Seçimlerde kazanan olabiliriz. Kazananlar olarak görevlerimizi şöylece açıklayabiliriz:
Başarılarımız Rabbimizin Lütfu Bilmeliyiz
a.) Kazananlar olarak başarılarımızı Rabbimizin lütfundan bilmeli, yalnızca kendi nefislerimize ve de örgütlerimize bağlamamalıyız. Birinci derecede Rabbimizin bir lütfu olarak görmeliyiz. Başarının bizlere kulluk imtihanı gereği lütfedildiğinin bilincinde olmalıyız. Yani başarılarımızı kendi nefislerimize mâl etmemeliyiz. Kendi nefislerimize mâl edersek büyüklük duygularına kapılabiliriz. Gelecek uyarılara kapalı hale gelebiliriz. Böylece hem dünya hayatımıza hem de ahiret hayatımıza zarar vermiş oluruz. Yüce Rabbimiz bu konuda bizleri örneğin Nahl 53’de şöylece uyarmaktadır:
“Sahip olduğunuz her şey Rabbinizin sizlere olan lütfudur, O’ndandır…”
Elbette neticeler sebeplere bağlıdır ama sebepler mutlaka başarılara götürmez. Hiç şüphemiz olmasın, kazanımlarda kader programının büyük etkisi vardır. İnsanoğlu bu noktada nankörlüğe yönelebilecek bir varlık olduğu için Rabbimiz bizleri bakın Zümer sûresi ayet 49’ da nasıl uyarmaktadır:
“İnsana bir musibet geldiği / bir başarısızlığa uğradığı zaman bize duacı kesilir. Biz ona kendi katımızdan bir nimet / bir başarı ihsan ettiğimizde, bu başarı bendeki özellikler sebebiyle bana verildi, der. Hayır böyle değil nimetler, başarılar size sunulmuş denemelerdir. Ne var ki insanların çoğu bu hakikati bilmemektedirler.”

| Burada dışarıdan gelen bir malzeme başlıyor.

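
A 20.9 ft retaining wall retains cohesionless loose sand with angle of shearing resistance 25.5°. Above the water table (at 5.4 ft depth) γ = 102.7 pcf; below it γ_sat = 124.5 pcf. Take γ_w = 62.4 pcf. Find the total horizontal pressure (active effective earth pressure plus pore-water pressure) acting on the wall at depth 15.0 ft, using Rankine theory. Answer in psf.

1060 psf

K_a = (1 − sin φ)/(1 + sin φ) = 0.3981.
γ' = 124.5 − 62.4 = 62.10 pcf.
Effective vertical stress at 15.0 ft: σ'_v = 102.7×5.4 + 62.10×9.60 = 1151 psf.
σ'_h = K_a σ'_v = 0.3981 × 1151 = 458.1 psf; u = γ_w × 9.60 = 599.0 psf.
Total σ_h = 458.1 + 599.0 = 1057 psf.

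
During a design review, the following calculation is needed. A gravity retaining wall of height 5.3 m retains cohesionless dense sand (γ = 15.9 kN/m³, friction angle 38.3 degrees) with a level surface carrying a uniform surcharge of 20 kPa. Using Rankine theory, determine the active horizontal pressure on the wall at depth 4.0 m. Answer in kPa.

K_a = (1 − sin φ)/(1 + sin φ) = 0.2347.
σ_v = γz + q = 15.9 × 4.0 + 20 = 83.60 kPa.
σ_h = K_a σ_v = 0.2347 × 83.60 = 19.62 kPa.

19.6 kPa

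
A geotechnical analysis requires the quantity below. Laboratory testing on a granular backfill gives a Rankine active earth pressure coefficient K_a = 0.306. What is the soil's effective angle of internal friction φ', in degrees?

K_a = tan²(45° − φ/2) ⇒ 45° − φ/2 = arctan(√0.306) = 28.95°.
φ = 2(45° − 28.95°) = 32.10°.

32.1°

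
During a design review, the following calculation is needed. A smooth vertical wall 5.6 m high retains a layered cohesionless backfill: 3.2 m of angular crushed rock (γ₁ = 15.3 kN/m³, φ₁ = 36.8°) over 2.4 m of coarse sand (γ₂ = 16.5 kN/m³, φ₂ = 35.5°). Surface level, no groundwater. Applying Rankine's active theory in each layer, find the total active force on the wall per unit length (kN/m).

63.4 kN/m

K_a1 = tan²(45°−36.8°/2) = 0.2508; K_a2 = tan²(45°−35.5°/2) = 0.2653.
Layer 1: σ at base = K_a1 γ₁ h₁ = 12.28 kPa; P₁ = ½×12.28×3.2 = 19.64.
Layer 2: σ_v at top = γ₁h₁ = 48.96; σ_h top = K_a2×48.96 = 12.99; σ_h base = K_a2×(48.96+16.5×2.4) = 23.49.
P₂ = ½(12.99+23.49)×2.4 = 43.77. Total P_a = 19.64+43.77 = 63.42 kN/m.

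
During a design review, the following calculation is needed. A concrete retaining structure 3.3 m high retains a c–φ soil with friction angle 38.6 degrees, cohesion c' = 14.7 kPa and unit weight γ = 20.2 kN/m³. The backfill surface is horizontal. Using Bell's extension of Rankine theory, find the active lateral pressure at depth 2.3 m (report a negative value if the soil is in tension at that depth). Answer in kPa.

-3.39 kPa

K_a = (1 − sin φ)/(1 + sin φ) = 0.2316.
σ_a = K_a γ z − 2c√K_a = 0.2316×20.2×2.3 − 2×14.7×0.4813 = -3.388 kPa.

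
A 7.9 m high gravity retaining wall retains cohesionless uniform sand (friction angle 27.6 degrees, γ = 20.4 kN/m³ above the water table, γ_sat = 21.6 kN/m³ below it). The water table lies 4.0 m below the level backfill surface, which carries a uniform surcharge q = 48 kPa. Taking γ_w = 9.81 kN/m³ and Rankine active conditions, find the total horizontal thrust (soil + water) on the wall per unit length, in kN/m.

K_a = tan²(45° − φ/2) = 0.3668.
γ' = 21.6 − 9.81 = 11.79 kN/m³. h₂ = H − d_w = 3.9 m.
σ'_h: at surface K_a·q = 17.61; at WT K_a(q+γd_w) = 47.53; at base K_a(q+γd_w+γ'h₂) = 64.40 kPa.
P₁ = ½(17.61+47.53)×4.0 = 130.3; P₂ = ½(47.53+64.40)×3.9 = 218.3; P_w = ½γ_w h₂² = 74.61.
Total = 130.3+218.3+74.61 = 423.2 kN/m.

423 kN/m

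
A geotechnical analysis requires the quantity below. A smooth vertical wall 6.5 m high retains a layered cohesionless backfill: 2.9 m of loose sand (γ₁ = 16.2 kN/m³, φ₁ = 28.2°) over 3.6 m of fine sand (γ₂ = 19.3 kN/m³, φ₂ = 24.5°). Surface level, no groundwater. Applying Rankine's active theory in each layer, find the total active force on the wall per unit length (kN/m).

146 kN/m

K_a1 = tan²(45°−28.2°/2) = 0.3582; K_a2 = tan²(45°−24.5°/2) = 0.4137.
Layer 1: σ at base = K_a1 γ₁ h₁ = 16.83 kPa; P₁ = ½×16.83×2.9 = 24.40.
Layer 2: σ_v at top = γ₁h₁ = 46.98; σ_h top = K_a2×46.98 = 19.44; σ_h base = K_a2×(46.98+19.3×3.6) = 48.18.
P₂ = ½(19.44+48.18)×3.6 = 121.7. Total P_a = 24.40+121.7 = 146.1 kN/m.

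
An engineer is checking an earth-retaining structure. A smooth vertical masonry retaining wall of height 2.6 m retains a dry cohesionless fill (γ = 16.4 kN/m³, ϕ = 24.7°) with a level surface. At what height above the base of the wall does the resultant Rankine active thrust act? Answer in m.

0.867 m

K_a = 0.4106.
The pressure distribution is triangular, so the resultant acts at H/3 above the base = 2.6/3 = 0.8667 m.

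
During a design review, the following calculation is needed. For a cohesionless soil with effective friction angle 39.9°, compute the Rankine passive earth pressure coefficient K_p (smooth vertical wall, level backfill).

K_p = (1 + sin φ)/(1 − sin φ) = tan²(45° + 39.9°/2) = 4.578.

4.58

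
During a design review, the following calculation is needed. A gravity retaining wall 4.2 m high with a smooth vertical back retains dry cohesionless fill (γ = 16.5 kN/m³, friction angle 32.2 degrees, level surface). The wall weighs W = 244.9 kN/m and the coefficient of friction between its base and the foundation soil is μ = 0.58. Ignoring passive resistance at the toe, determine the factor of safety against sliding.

3.20

K_a = tan²(45° − 32.2°/2) = 0.3047.
P_a = ½K_aγH² = 0.5×0.3047×16.5×4.2² = 44.35 kN/m, acting at H/3 = 1.400 m above the base.
FS_sliding = μW / P_a = 0.58×244.9 / 44.35 = 3.203.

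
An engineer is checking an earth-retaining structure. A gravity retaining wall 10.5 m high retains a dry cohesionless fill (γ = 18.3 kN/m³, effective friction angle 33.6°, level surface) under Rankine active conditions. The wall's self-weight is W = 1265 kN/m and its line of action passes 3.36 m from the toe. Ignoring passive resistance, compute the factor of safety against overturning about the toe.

K_a = tan²(45° − 33.6°/2) = 0.2875.
P_a = ½K_aγH² = 0.5×0.2875×18.3×10.5² = 290.0 kN/m, acting at H/3 = 3.500 m above the base.
Overturning moment M_o = P_a × H/3 = 290.0 × 3.500 = 1015.
Resisting moment M_r = W × 3.36 = 1265 × 3.36 = 4250.
FS_overturning = M_r/M_o = 4250/1015 = 4.187.

4.19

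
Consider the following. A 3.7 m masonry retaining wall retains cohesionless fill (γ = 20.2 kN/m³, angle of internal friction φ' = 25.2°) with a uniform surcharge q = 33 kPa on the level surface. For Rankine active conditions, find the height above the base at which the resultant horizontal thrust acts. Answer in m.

1.52 m

K_a = 0.4027.
Triangular part P₁ = ½K_aγH² = 55.69 at H/3 = 1.233 m; rectangular part P₂ = K_a q H = 49.17 at H/2 = 1.850 m.
ȳ = (P₁·1.233 + P₂·1.850)/(P₁+P₂) = 1.523 m.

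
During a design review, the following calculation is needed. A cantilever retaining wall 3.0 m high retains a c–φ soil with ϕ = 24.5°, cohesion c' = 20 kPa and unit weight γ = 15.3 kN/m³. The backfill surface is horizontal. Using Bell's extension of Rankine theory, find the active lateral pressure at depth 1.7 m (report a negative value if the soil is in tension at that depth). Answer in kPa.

K_a = (1 − sin φ)/(1 + sin φ) = 0.4137.
σ_a = K_a γ z − 2c√K_a = 0.4137×15.3×1.7 − 2×20×0.6432 = -14.97 kPa.

-15.0 kPa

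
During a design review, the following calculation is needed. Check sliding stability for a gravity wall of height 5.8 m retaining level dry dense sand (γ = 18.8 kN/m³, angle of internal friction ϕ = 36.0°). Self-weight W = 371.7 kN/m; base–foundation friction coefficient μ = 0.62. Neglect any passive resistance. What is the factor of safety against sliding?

2.81

K_a = tan²(45° − 36.0°/2) = 0.2596.
P_a = ½K_aγH² = 0.5×0.2596×18.8×5.8² = 82.09 kN/m, acting at H/3 = 1.933 m above the base.
FS_sliding = μW / P_a = 0.62×371.7 / 82.09 = 2.807.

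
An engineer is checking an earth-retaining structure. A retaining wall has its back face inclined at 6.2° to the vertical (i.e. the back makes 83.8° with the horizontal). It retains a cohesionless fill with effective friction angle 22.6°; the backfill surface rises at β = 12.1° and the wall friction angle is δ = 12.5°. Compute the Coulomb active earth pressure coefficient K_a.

0.553

K_a = sin²(α+φ) / [sin²α · sin(α−δ) · (1 + √{sin(φ+δ)sin(φ−β) / (sin(α−δ)sin(α+β))})²].
With α = 83.8°, φ = 22.6°, δ = 12.5°, β = 12.1°: K_a = 0.5528.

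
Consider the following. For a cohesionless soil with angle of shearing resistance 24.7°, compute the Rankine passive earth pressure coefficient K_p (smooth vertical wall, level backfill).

2.44

K_p = (1 + sin φ)/(1 − sin φ) = tan²(45° + 24.7°/2) = 2.436.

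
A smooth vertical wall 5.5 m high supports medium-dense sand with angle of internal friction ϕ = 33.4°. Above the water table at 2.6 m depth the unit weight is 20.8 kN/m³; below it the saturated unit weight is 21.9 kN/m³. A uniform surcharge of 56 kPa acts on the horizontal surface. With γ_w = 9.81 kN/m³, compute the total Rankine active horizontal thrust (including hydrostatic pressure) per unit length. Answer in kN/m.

K_a = tan²(45° − φ/2) = 0.2899.
γ' = 21.9 − 9.81 = 12.09 kN/m³. h₂ = H − d_w = 2.9 m.
σ'_h: at surface K_a·q = 16.24; at WT K_a(q+γd_w) = 31.91; at base K_a(q+γd_w+γ'h₂) = 42.08 kPa.
P₁ = ½(16.24+31.91)×2.6 = 62.60; P₂ = ½(31.91+42.08)×2.9 = 107.3; P_w = ½γ_w h₂² = 41.25.
Total = 62.60+107.3+41.25 = 211.1 kN/m.

211 kN/m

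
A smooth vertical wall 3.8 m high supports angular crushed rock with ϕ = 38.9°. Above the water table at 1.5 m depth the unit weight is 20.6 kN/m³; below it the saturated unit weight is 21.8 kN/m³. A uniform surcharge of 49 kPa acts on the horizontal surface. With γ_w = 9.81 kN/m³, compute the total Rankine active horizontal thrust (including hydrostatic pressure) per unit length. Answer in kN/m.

97.3 kN/m

K_a = tan²(45° − φ/2) = 0.2285.
γ' = 21.8 − 9.81 = 11.99 kN/m³. h₂ = H − d_w = 2.3 m.
σ'_h: at surface K_a·q = 11.20; at WT K_a(q+γd_w) = 18.26; at base K_a(q+γd_w+γ'h₂) = 24.56 kPa.
P₁ = ½(11.20+18.26)×1.5 = 22.09; P₂ = ½(18.26+24.56)×2.3 = 49.24; P_w = ½γ_w h₂² = 25.95.
Total = 22.09+49.24+25.95 = 97.28 kN/m.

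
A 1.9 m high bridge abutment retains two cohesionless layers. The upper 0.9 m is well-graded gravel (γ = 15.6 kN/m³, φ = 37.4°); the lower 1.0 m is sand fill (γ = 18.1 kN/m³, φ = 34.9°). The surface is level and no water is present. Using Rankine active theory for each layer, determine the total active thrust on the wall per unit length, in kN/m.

7.83 kN/m

K_a1 = tan²(45°−37.4°/2) = 0.2443; K_a2 = tan²(45°−34.9°/2) = 0.2721.
Layer 1: σ at base = K_a1 γ₁ h₁ = 3.429 kPa; P₁ = ½×3.429×0.9 = 1.543.
Layer 2: σ_v at top = γ₁h₁ = 14.04; σ_h top = K_a2×14.04 = 3.821; σ_h base = K_a2×(14.04+18.1×1.0) = 8.747.
P₂ = ½(3.821+8.747)×1.0 = 6.284. Total P_a = 1.543+6.284 = 7.827 kN/m.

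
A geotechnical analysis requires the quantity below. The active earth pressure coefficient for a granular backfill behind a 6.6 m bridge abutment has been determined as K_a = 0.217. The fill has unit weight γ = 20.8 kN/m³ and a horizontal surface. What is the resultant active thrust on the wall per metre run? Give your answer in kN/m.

P = ½ K_a γ H² = 0.5 × 0.217 × 20.8 × 6.6² = 98.31 kN/m.

98.3 kN/m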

Nice nice insanlar vardır ki hayatları boyunca tahayyül bile edemeyecekleri makamlara gelmişlerdir. Bunun sebebi kulluk denemsi gereği Rabbimizin ikramıdır. Âl-i İmran Sûresi›nin 26. ayetinde şöyle buyurulur:
“Ey insan şöyle de : Allah’ım! mülkün; malların, yönetici makam kadroların, maliki Sensin. Sen mülkü dilediğine verirsin, dilediğinden de çekip alırsın. Dilediğini yüceltirsin, dilediğini de aşağılatırsın. Her şeyi programlamaya da yaratmaya da gücü yeten sensin.”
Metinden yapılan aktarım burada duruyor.